Adapted from “Committing to an Arbitrary Deadline,” first published in the February 2012 issue of Negotiation.
Arbitrary Deadlines in Negotiation
During the NBA’s 2011 lockout, NBA commissioner David Stern’s arbitrary deadlines may have done more harm than good. But he had more luck with an arbitrary deadline during the league’s previous lockout, which whittled the 1998–1999 NBA season down to 50 games per team, as Don A. Moore explained in a 2004 article for Negotiation.
During that season, after six long months of heated bargaining, the players and owners remained far apart.
As the number of canceled games mounted, the parties became increasingly aware that they were sacrificing hundreds of millions of dollars in revenue. It was time for them to get serious.
On December 23, 1998, Stern announced that if the owners and players didn’t reach agreement by January 7, 1999, he would recommend canceling the remainder of the season.
As Moore notes, the date Stern chose had no particular significance to either side. (See Also: Win Win Negotiations – Managing Your Counterpart’s Satisfaction)

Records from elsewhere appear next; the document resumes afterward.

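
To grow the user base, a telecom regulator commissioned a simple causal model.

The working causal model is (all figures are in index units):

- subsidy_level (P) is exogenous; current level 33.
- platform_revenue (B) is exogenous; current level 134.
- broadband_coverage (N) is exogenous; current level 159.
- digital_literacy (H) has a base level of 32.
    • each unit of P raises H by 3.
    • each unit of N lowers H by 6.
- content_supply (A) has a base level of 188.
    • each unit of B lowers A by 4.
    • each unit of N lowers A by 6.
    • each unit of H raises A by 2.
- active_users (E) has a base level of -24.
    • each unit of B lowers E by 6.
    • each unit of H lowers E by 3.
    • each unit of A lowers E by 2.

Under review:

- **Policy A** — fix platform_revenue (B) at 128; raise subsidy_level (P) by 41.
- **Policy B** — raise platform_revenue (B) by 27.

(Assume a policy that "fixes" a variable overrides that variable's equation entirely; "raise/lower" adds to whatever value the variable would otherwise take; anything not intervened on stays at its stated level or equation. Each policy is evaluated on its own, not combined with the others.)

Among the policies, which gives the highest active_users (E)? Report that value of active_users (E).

Policy A (B := 128, P + 41):
  P = 33 + 41 = 74
  B = 128
  N = 159
  H = 32 + 3·74 − 6·159 = -700
  A = 188 − 4·128 − 6·159 + 2·(-700) = -2678
  E = -24 − 6·128 − 3·(-700) − 2·(-2678) = 6664
Policy B (B + 27):
  P = 33
  B = 134 + 27 = 161
  N = 159
  H = 32 + 3·33 − 6·159 = -823
  A = 188 − 4·161 − 6·159 + 2·(-823) = -3056
  E = -24 − 6·161 − 3·(-823) − 2·(-3056) = 7591
Comparing — Policy A: E=6664, Policy B: E=7591. Highest is 7591 (Policy B).

7591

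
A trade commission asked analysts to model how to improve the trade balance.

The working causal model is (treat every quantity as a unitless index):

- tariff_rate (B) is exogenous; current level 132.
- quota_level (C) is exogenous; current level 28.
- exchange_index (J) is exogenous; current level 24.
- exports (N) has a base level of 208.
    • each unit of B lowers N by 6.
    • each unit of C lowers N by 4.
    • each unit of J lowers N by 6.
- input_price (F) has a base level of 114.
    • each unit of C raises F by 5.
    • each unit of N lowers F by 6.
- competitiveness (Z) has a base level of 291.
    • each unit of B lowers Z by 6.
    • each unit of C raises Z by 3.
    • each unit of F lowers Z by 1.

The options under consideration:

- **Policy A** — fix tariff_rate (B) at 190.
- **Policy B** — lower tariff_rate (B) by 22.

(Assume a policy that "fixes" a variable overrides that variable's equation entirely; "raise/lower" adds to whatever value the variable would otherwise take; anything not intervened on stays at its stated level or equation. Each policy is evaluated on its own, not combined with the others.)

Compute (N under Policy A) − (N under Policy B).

Policy A (B := 190):
  B = 190
  C = 28
  J = 24
  N = 208 − 6·190 − 4·28 − 6·24 = -1188
Policy B (B − 22):
  B = 132 − 22 = 110
  C = 28
  J = 24
  N = 208 − 6·110 − 4·28 − 6·24 = -708
N: -1188 − (-708) = -480

-480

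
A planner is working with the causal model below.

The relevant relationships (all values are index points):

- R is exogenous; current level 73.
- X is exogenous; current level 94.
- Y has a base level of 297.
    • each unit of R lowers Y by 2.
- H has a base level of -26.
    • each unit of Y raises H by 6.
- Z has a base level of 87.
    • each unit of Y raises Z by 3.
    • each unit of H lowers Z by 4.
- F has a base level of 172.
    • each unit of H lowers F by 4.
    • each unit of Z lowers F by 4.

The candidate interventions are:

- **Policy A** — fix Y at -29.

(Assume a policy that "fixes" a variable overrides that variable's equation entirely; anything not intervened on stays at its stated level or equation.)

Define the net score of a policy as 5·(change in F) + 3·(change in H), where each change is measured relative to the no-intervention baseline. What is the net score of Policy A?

-57240

Baseline:
  R = 73
  Y = 297 − 2·73 = 151
  H = -26 + 6·151 = 880
  Z = 87 + 3·151 − 4·880 = -2980
  F = 172 − 4·880 − 4·(-2980) = 8572
Policy A (Y := -29):
  R = 73
  Y = -29
  H = -26 + 6·(-29) = -200
  Z = 87 + 3·(-29) − 4·(-200) = 800
  F = 172 − 4·(-200) − 4·800 = -2228
ΔF = -2228 − 8572 = -10800; ΔH = -200 − 880 = -1080
Score = 5·(-10800) + 3·(-1080) = -57240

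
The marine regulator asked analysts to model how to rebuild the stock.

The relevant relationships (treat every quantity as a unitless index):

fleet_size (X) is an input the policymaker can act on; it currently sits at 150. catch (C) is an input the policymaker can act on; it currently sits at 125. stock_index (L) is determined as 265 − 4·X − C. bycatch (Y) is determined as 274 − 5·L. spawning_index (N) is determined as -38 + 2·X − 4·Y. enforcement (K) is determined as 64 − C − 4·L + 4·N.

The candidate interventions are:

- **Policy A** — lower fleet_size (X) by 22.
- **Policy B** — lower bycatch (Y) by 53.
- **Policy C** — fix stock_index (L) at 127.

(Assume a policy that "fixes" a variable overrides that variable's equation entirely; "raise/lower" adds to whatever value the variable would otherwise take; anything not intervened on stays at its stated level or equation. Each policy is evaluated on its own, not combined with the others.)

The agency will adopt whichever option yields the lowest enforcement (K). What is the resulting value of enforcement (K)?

Policy A (X − 22):
  X = 150 − 22 = 128
  C = 125
  L = 265 − 4·128 − 125 = -372
  Y = 274 − 5·(-372) = 2134
  N = -38 + 2·128 − 4·2134 = -8318
  K = 64 − 125 − 4·(-372) + 4·(-8318) = -31845
Policy B (Y − 53):
  X = 150
  C = 125
  L = 265 − 4·150 − 125 = -460
  Y = 274 − 5·(-460) (−53 from intervention) = 2521
  N = -38 + 2·150 − 4·2521 = -9822
  K = 64 − 125 − 4·(-460) + 4·(-9822) = -37509
Policy C (L := 127):
  X = 150
  C = 125
  L = 127
  Y = 274 − 5·127 = -361
  N = -38 + 2·150 − 4·(-361) = 1706
  K = 64 − 125 − 4·127 + 4·1706 = 6255
Comparing — Policy A: K=-31845, Policy B: K=-37509, Policy C: K=6255. Lowest is -37509 (Policy B).

-37509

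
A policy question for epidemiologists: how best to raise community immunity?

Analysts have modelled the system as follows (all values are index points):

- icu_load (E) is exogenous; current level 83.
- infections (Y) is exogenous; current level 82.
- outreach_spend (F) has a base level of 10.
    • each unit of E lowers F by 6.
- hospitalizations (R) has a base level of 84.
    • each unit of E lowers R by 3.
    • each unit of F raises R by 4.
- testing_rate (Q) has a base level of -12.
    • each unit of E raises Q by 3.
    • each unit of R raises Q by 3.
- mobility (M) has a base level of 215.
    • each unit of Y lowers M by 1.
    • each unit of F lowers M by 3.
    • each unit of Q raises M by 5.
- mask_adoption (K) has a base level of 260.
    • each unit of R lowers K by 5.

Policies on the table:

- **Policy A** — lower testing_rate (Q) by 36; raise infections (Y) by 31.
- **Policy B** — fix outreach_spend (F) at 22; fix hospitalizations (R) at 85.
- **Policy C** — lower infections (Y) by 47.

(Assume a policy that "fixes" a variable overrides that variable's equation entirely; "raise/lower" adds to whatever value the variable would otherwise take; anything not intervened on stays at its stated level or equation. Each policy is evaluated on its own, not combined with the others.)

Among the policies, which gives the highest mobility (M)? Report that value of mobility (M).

Policy A (Q − 36, Y + 31):
  E = 83
  Y = 82 + 31 = 113
  F = 10 − 6·83 = -488
  R = 84 − 3·83 + 4·(-488) = -2117
  Q = -12 + 3·83 + 3·(-2117) (−36 from intervention) = -6150
  M = 215 − 113 − 3·(-488) + 5·(-6150) = -29184
Policy B (F := 22, R := 85):
  E = 83
  Y = 82
  F = 22
  R = 85
  Q = -12 + 3·83 + 3·85 = 492
  M = 215 − 82 − 3·22 + 5·492 = 2527
Policy C (Y − 47):
  E = 83
  Y = 82 − 47 = 35
  F = 10 − 6·83 = -488
  R = 84 − 3·83 + 4·(-488) = -2117
  Q = -12 + 3·83 + 3·(-2117) = -6114
  M = 215 − 35 − 3·(-488) + 5·(-6114) = -28926
Comparing — Policy A: M=-29184, Policy B: M=2527, Policy C: M=-28926. Highest is 2527 (Policy B).

2527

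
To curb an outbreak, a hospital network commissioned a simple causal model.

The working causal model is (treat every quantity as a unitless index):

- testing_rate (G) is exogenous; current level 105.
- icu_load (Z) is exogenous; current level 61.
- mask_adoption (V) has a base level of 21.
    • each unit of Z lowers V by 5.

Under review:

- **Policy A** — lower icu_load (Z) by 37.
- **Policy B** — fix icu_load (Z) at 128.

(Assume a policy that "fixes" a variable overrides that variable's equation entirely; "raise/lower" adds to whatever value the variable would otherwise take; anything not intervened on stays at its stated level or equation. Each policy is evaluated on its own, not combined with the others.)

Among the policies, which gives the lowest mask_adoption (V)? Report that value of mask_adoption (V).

-619

Policy A (Z − 37):
  Z = 61 − 37 = 24
  V = 21 − 5·24 = -99
Policy B (Z := 128):
  Z = 128
  V = 21 − 5·128 = -619
Comparing — Policy A: V=-99, Policy B: V=-619. Lowest is -619 (Policy B).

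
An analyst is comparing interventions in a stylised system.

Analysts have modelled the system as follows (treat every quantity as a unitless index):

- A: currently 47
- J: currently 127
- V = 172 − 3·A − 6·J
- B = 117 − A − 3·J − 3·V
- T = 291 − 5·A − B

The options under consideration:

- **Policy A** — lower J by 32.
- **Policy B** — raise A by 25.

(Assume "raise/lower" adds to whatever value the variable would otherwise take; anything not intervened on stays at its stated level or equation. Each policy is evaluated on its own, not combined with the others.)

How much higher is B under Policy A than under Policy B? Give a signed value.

-680

Policy A (J − 32):
  A = 47
  J = 127 − 32 = 95
  V = 172 − 3·47 − 6·95 = -539
  B = 117 − 47 − 3·95 − 3·(-539) = 1402
Policy B (A + 25):
  A = 47 + 25 = 72
  J = 127
  V = 172 − 3·72 − 6·127 = -806
  B = 117 − 72 − 3·127 − 3·(-806) = 2082
B: 1402 − 2082 = -680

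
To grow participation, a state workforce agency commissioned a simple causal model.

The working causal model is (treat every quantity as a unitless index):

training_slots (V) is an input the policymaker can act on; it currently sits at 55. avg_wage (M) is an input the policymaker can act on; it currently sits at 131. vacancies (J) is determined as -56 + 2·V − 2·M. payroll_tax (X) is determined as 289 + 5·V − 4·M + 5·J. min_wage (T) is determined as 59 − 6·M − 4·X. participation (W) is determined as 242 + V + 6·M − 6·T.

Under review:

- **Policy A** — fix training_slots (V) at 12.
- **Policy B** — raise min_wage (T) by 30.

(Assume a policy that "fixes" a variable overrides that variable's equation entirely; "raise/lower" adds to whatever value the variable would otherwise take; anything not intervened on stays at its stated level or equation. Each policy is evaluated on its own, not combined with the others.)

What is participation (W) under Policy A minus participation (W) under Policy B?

Policy A (V := 12):
  V = 12
  M = 131
  J = -56 + 2·12 − 2·131 = -294
  X = 289 + 5·12 − 4·131 + 5·(-294) = -1645
  T = 59 − 6·131 − 4·(-1645) = 5853
  W = 242 + 12 + 6·131 − 6·5853 = -34078
Policy B (T + 30):
  V = 55
  M = 131
  J = -56 + 2·55 − 2·131 = -208
  X = 289 + 5·55 − 4·131 + 5·(-208) = -1000
  T = 59 − 6·131 − 4·(-1000) (+30 from intervention) = 3303
  W = 242 + 55 + 6·131 − 6·3303 = -18735
W: -34078 − (-18735) = -15343

-15343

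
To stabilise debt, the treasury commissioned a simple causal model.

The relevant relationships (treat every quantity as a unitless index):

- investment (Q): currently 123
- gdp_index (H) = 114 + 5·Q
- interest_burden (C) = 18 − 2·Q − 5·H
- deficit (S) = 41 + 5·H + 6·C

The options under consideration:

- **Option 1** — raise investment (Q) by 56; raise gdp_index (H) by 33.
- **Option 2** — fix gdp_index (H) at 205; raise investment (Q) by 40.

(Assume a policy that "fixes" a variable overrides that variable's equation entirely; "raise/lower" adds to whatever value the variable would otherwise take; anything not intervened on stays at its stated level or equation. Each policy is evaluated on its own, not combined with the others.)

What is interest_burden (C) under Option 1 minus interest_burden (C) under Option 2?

-4217

Option 1 (Q + 56, H + 33):
  Q = 123 + 56 = 179
  H = 114 + 5·179 (+33 from intervention) = 1042
  C = 18 − 2·179 − 5·1042 = -5550
Option 2 (H := 205, Q + 40):
  Q = 123 + 40 = 163
  H = 205
  C = 18 − 2·163 − 5·205 = -1333
C: -5550 − (-1333) = -4217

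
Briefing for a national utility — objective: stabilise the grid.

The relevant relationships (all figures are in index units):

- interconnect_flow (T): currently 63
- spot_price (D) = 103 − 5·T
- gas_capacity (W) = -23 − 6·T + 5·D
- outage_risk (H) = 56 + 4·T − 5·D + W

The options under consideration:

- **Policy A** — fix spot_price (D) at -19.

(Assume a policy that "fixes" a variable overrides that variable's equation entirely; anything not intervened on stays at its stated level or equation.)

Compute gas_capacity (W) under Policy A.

-496

Policy A (D := -19):
  T = 63
  D = -19
  W = -23 − 6·63 + 5·(-19) = -496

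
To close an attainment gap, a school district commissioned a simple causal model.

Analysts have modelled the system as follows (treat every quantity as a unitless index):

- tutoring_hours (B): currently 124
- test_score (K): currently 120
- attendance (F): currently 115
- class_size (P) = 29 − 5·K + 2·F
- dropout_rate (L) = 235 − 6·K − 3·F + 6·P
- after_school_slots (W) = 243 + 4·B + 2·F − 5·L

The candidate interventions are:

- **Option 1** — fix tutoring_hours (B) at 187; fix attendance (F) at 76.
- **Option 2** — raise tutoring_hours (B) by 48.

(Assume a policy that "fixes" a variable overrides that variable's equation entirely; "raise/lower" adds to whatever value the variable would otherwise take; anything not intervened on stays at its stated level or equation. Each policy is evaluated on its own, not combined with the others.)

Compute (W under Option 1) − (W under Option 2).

Option 1 (B := 187, F := 76):
  B = 187
  K = 120
  F = 76
  P = 29 − 5·120 + 2·76 = -419
  L = 235 − 6·120 − 3·76 + 6·(-419) = -3227
  W = 243 + 4·187 + 2·76 − 5·(-3227) = 17278
Option 2 (B + 48):
  B = 124 + 48 = 172
  K = 120
  F = 115
  P = 29 − 5·120 + 2·115 = -341
  L = 235 − 6·120 − 3·115 + 6·(-341) = -2876
  W = 243 + 4·172 + 2·115 − 5·(-2876) = 15541
W: 17278 − 15541 = 1737

1737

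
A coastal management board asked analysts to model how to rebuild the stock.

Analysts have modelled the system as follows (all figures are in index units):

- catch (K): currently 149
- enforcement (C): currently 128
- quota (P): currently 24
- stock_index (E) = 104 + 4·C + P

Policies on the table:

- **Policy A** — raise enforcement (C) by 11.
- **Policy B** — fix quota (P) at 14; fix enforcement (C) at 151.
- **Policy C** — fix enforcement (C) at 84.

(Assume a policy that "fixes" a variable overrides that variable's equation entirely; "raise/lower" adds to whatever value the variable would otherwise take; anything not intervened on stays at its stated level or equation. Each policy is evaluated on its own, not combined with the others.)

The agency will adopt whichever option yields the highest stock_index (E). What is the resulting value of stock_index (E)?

Policy A (C + 11):
  C = 128 + 11 = 139
  P = 24
  E = 104 + 4·139 + 24 = 684
Policy B (P := 14, C := 151):
  C = 151
  P = 14
  E = 104 + 4·151 + 14 = 722
Policy C (C := 84):
  C = 84
  P = 24
  E = 104 + 4·84 + 24 = 464
Comparing — Policy A: E=684, Policy B: E=722, Policy C: E=464. Highest is 722 (Policy B).

722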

Yet through public statements, the team owners committed themselves to declaring an impasse if Stern’s deadline wasn’t met.
Cracks formed within the players’ coalition, and in the wee hours of January 6, the two sides agreed to a deal that dramatically favored the owners. Why was Stern’s arbitrary-deadline strategy effective in 1998 but not in 2011? Because he and the owners made it credible through their unified stance and public threats.